“No matter how well implemented, a classroom environment can only teach you so much about a language …programs such as Banaat Connect offer a chance to fill those gaps.”
By Anela Malik (Fall ’16, Winter ’17, Summer ’17 Participant)
Arabic is a difficult language, nobody can deny it. In part, it’s incredibly frustrating for the very same reason that it remains so fascinating. Classical Arabic is different than Modern Standard Arabic is even more different from dialects that vary by region or even city. Most US based college Arabic programs offer a chance to learn Arabic using an established method. Namely, in a classroom, with structured lessons that utilize textbooks and online resources. No matter how well implemented, a classroom environment can only teach you so much about a language. After months in a classroom language students often find themselves at a loss during their first face to face interactions.
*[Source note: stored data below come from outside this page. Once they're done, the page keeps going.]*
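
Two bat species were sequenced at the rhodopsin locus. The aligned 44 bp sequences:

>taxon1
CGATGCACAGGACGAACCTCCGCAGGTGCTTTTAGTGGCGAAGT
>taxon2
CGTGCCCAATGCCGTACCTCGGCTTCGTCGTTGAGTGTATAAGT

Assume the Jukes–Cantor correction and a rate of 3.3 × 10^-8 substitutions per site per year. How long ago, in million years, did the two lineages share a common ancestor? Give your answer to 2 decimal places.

9.74

The sequences differ at 19 of 44 sites, so p = 19/44 ≈ 0.431818.
d = −(3/4) ln(1 − 4p/3) = −0.75 ln(1 − 0.575757) = −0.75 ln(0.424243)
  = −0.75 × (-0.857449) = 0.643087 substitutions/site.
Under a molecular clock d = 2μt, so t = d/(2μ) = 0.643087 / (2 × 3.3 × 10^-8) = 9.74 million years.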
Classroom language education has an important place, but it quickly becomes evident that there are gaps in comprehension and production that cannot be filled in a classroom. Those gaps are quite acute in Arabic, given its dialectic nature and diversity.
Language partner programs such as Banaat Connect offer a chance to fill those gaps. Stumblingly, haltingly, and at times laughingly, students can connect with a native speaker, practice a dialect widely understood in the Middle East, and start to utilize those dusty fragments of the language that they’ve learned in their classrooms. Over two sessions with the program, my ability to understand everyday speech and interact with fluidity and flexibility improved dramatically. I went from dreading everyday social interactions in Arabic to embracing them, knowing that I could wade through without too much embarrassment. Arabic will always be an ongoing journey for me as a non-native speaker, something I can work on and improve upon. Throughout that process I’ll just keep chatting, as language partners catalyze progress in a demonstrable and quite rewarding way.